Similarly, the effects of the average radius of co-occurrence differed in this study for concrete and abstract words. The average radius of co-occurrence indexes a word’s closeness or similarity to its neighbors in lexical co-occurrence space (Shaoul & Westbury, 2010). Previous studies have reported facilitatory effects of the average radius of co-occurrence in the LDT, but null effects in the SDT for both concrete (Yap et al., 2012; Yap et al., 2011) and abstract (Zdrazilova & Pexman, 2013) stimuli. In the present analyses, controlling for several other lexical and semantic variables, the facilitatory effect of average radius of co-occurrence was present in the LDT only for abstract words. Furthermore, for abstract words there was an inhibitory effect of average radius of co-occurrence on SDT latencies. This may be consistent with Mirman and Magnuson’s (2006) findings of trade-offs between close and distant semantic neighbors. That is, Mirman and Magnuson noted that while greater semantic neighborhood density is typically facilitatory, close neighbors can sometimes exert an inhibitory effect on semantic processing. To explain the different pattern of results that we observed across tasks, we would need to further assume that task demands interact with semantic neighborhood structure to exert different effects of average radius of co-occurrence in the LDT and SDT. These and other differences between concrete and abstract meaning could be explored in future studies utilizing this dataset along with more fine-grained measures of semantic neighborhood characteristics.

The limited set of analyses in the present study are intended merely to assess the potential of our dataset for testing the effects of semantic variables. Preliminary results from these analyses suggest that the database has promise, but certainly there are many more semantic variables we have not tested here, as well as the promise of novel variables not yet characterized.
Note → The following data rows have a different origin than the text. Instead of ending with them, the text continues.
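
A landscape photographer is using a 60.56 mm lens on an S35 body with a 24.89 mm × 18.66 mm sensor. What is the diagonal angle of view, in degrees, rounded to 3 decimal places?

28.809°

Sensor diagonal = √(24.89² + 18.66²) = √967.7077 ≈ 31.1080 mm.
Angle of view α = 2·arctan(d/2f) with d = 31.1080 mm and f = 60.56 mm.
d/2f = 0.25684; arctan(0.25684) ≈ 14.4043°, so α ≈ 28.8086°.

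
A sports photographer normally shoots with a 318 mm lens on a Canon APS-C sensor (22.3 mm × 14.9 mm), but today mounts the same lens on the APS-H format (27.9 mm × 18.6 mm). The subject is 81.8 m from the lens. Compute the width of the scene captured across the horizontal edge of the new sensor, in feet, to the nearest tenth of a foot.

The focal length stays 318 mm; the relevant sensor dimension is now w = 27.9 mm. Object distance dₒ = 81.8 m = 81800 mm.
Thin-lens field width W = w·(dₒ − f)/f = 27.9 × (81800 − 318)/318 ≈ 7148.892 mm = 7148.892/304.8 ft = 23.4544 ft.

23.5 ft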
Indeed, many researchers now assume that semantic representation is multidimensional—that is, composed of several different types of information, including both linguistic or language-based information and experiential or object-based information (e.g., Barsalou, Santos, Simmons, & Wilson, 2008; Binder & Desai, 2011; Dove, 2009; Louwerse, 2010; Vigliocco, Meteyard, Andrews, & Kousta, 2009). The Calgary SDT dataset offers researchers the opportunity to test the independent and joint effects of these variables on the processing of concrete and abstract word meanings.

For instance, it has been argued that emotion information may play a particularly important role in the representation of abstract meaning (Vigliocco et al., 2009), but the literature on emotion variables in lexical–semantic processing is quite mixed. Some studies have shown that valence has a linear effect on lexical processing, with faster LDT latencies to positive than to negative words (Estes & Adelman, 2008; Kuperman, Estes, Brysbaert, & Warriner, 2014; Larsen, Mercer, Balota, & Strube, 2008). Other studies have shown that the effect of valence is better described as an inverted U-shape, with faster LDT latencies for both positive and negative words as compared with neutral words (Kousta, Vinson, & Vigliocco, 2009; Vinson, Ponari, & Vigliocco, 2014; Yap & Seow, 2014). Finally, other ways of measuring emotional information have been characterized, and these need to be compared to the more traditional constructs of valence and arousal (Moffat, Siakaluk, Sidhu, & Pexman, 2015; Newcombe, Campbell, Siakaluk, & Pexman, 2012). These issues could be pursued with the present dataset.

Similarly, it has been argued that contextual and situational information is particularly important to abstract meaning (Wilson-Mendenhall, Simmons, Martin, & Barsalou, 2013), but we need to better characterize this type of information, and there are ongoing efforts to do so (e.g., Moffat et al., 2015; Recchia & Jones, 2012). The Calgary SDT dataset offers researchers the unprecedented opportunity to explore each of these issues using a task for which substantial variance is explained by semantic variables. As such, use of the present dataset holds strong potential for allowing new insights and progress.